Many years ago someone decided it would be a nice thing if synagogues established ‘sister synagogue’ relationships with other synagogues, mostly in Israel. We can agree, I think, that in Baltimore the mostly Christian clergy played a significant role, and for the most part an outstanding and brave role, in quelling the violence in the streets. Should B’nai Torah have not just sister synagogues but also a sister church or two, perhaps one in a poor neighborhood in Miami or Fort Lauderdale or West Palm Beach – and would we invest in them by providing them with material or educational support out of our own pockets and budget?

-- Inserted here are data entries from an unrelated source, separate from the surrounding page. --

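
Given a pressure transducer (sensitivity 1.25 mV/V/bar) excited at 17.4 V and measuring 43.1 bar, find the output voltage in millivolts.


Output = sensitivity * Vex * P.
Vout = 1.25 * 17.4 * 43.1
Vout = 21.75 * 43.1
Vout = 937.43 mV

937.43 mV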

Rabbi Steinhardt has bravely and wisely spoken of establishing a literacy program through B’nai Torah. We are still working on implementing it. We know that literacy is the gateway to success in school which in turn is the gateway to economic potential. Something that you also know is that your synagogue charges you dues, we have to in order to maintain our building, schools, program, and staff. What if on our new member application we had an additional requirement to join the synagogue, a certain number of hours of serving the community in some way, a kind of “dues of time” in the literacy program or somewhere else, with your synagogue investing resources in further establishing and organizing relationships with local organizations that have need of the care, concern, and expertise of our members? If that proposal came up at an annual meeting – would you vote for it?
Like many of you I have cousins in Israel. In addition to many other stories worth telling you about them, one of them right after he got married moved with his new wife and his law degree to an outlying community which was in a much lower economic condition than he could have afforded. They spent a couple of years there, participating in, helping to build, and generally serving as good role models for its residents. Having spent a Shabbat with them once, I observed the impact they were making. We know that internationally the Peace Corps places people temporarily in some of the poorest places in the world, and domestically we know that programs like Teach for America and Americorps do the same to help improve the lives of those who do not live the way most of us do. Now I know what you are thinking: rabbi, it’s a little late for me to spend two years in Ecuador or to teach in the Bronx. But what if your child, or your grandchild, said hey I’m thinking about applying for a program like this. Would you encourage them? What if they didn’t ask you – would you recommend it?
The Torah is a living repository of disruptive innovations. Some are pretty radical and others are a half-step up from what people used to do, with the invitation to continue to improve and then to improve some more, all toward affirming human dignity and building a world that better reflects the idea that everyone is created in the image of God. Some of the Torah’s laws, by the rabbis’ own observation, are the product of a different time and era and call for interpretation, which they and to a lesser extent we too try to do in an honest and careful way, while other teachings from our holy Torah ring just as loudly in their plain form as they did when they were first put to parchment. So much, so much of our tradition is an answer to the question that Cain asked God after he did away with his brother Abel. You remember the question he asked: Hashomer achi anokhi? Am I my brother’s keeper? Judaism answers the question for us every day, and the answer…is yes.